Firm announced that it would have to raise £185m to shore up balance sheet
Shares in Laird Plc fell 8% as the market opened on Tuesday after the AIM-listed tech firm reported disappointing full-year results for 2016 and told investors it would have to raise around £185 million to shore up its balance sheet.
Reported revenue rose 27%, but was down 0.4% on a constant currency basis year on year, after the firm enjoyed significant currency tailwinds. There was 4% constant currency growth in the Wireless Systems Division, but this was offset by a 3% fall in Performance Materials.
Underlying operating profit fell to £61.9m from £80.7m in 2015, which Laird says was due to weaker sales and margin pressures in the Precision Metals business, challenging trading conditions for the division that supplies wireless automation controls into the US rail freight sector, and finally due to losses related to the Novero acquisition.
This led to pre-tax profit falling to £51.1m from £73.1m. There was also a £155.5m non-cash impairment of goodwill in the Wireless Systems Division. Net debt ended the year at £344.6m, 3.2x EBITDA.
"No final dividend will be paid in respect of 2016 as previously indicated, therefore the total dividend for 2016 will be the interim dividend of 4.53p (2015: 13.0p)."
The Group, which supplies parts to many large tech companies including Apple, also announced on Tuesday that it intended to raise £185m (before expenses) to help shore up its balance sheet. New shares will be priced at 85p, a significant 51.4% discount to the Closing Price on 27 February 2017.

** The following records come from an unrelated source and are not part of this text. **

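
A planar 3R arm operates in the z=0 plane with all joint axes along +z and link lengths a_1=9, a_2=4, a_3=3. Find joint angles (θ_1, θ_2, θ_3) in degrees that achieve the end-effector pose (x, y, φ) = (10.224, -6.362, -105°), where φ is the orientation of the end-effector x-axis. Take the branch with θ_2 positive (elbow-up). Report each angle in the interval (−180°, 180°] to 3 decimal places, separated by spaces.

wrist centre = target − a_3·(cos φ, sin φ) = (11.0005, -3.4642)
cos θ_2 = (133.0109−9²−4²)/(2·9·4) = 0.5002; θ_2 = 59.9900° (elbow-up)
β = atan2(-3.4642,11.0005) = -17.4801°; ψ = atan2(3.4638,11.0006) = 17.4776°
θ_1 = β − ψ = -34.9577°
θ_3 = φ − θ_1 − θ_2 = -130.0323° (wrapped to (-180°,180°])

-34.958 59.990 -130.032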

Despite the disappointing figures, the Group says there are positives for 2017, including its operational improvement programme which looks set to deliver annualised savings of $15m in 2017 and $20m from 2018.
CEO Tony Quinlan said it had been a disappointing year, with challenging conditions in certain key end markets compounded by "material" inefficiencies in the Group's operations.
"We have taken corrective actions, including putting in place a substantially new leadership team and establishing a clearer structure to optimise our strong technology and engineering. We are reducing overheads and driving a forensic approach to improving the efficiency and profitability of our operations."
He added that in the near-term, the board was focused on delivering a profit uplift and establishing a business model that can deliver long-term growth.